Little loner Aslak (Adam Ekeli) lives in the Norwegian countryside with his mother, Astrid (Kathrine Fagerland) and brother, who hasn’t been seen for days. Aslak’s friend, an older boy whom his mother is skeptical about Aslak hanging around with, relays to Aslak a tall tale about a werewolf that supposedly trolls the nearby dark forest. Of course, little inquisitive boys will be little inquisitive boys and Aslak goes exploring. Does this sound like the makings of a Grimm Fairy Tale, or what??
And it should sound like the makings of a Grimm Fairy Tale. Valley of Shadows more than lives up to its title, with heavy fog and mist enveloping almost every shot.
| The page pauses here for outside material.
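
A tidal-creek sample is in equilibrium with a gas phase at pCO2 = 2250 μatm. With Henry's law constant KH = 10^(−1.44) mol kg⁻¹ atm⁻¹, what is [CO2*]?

[CO2*] = 81.7 μmol/kg

KH = 10^(−1.44) = 3.631×10^-2 mol kg⁻¹ atm⁻¹
[CO2*] = KH · pCO2 = 3.631×10^-2 × 2250×10^-6 atm = 8.17×10^-5 mol/kg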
Director Jonas Matzow Gulbrandsen favors lots of long, quiet takes with little or no speaking, lending his film a certain ethereal quality that suits the fairy tale aesthetic I feel like he was after. I read this film as a kind of allegory about a little boy on the cusp of manhood and, specifically, how this particular boy navigates this natural transition. Inherent in such a change in one’s life comes a certain amount of fear and apprehension and Aslak’s journey is all about traversing this emotional chasm. Little Adam Ekeli does a nice job of portraying a child on the verge of losing his innocence and the exploratory nature that accompanies this passage of life. Ekeli’s wide, crystal clear blue eyes betray the wonder and excitement, as well as the anxiety, of a boy as he becomes a man. I mean, aren’t all fairy tales really just stories that address life’s changes, difficulties, and questions in a manner a child can comprehend? In this respect, the film works.
It’s just that it’s slowwwwwwwww. With very little movement or dialogue, it may be tough for audiences accustomed to more action (not necessarily action movies, per se, but action on the screen) to remain engaged. This was the case with me. The film is certainly beautifully shot (courtesy of cinematographer Marius Matzow Gulbrandsen) and well acted, but there’s just not much going on. Valley of Shadows will appeal to a very specific type of moviegoer. I am not that type of moviegoer.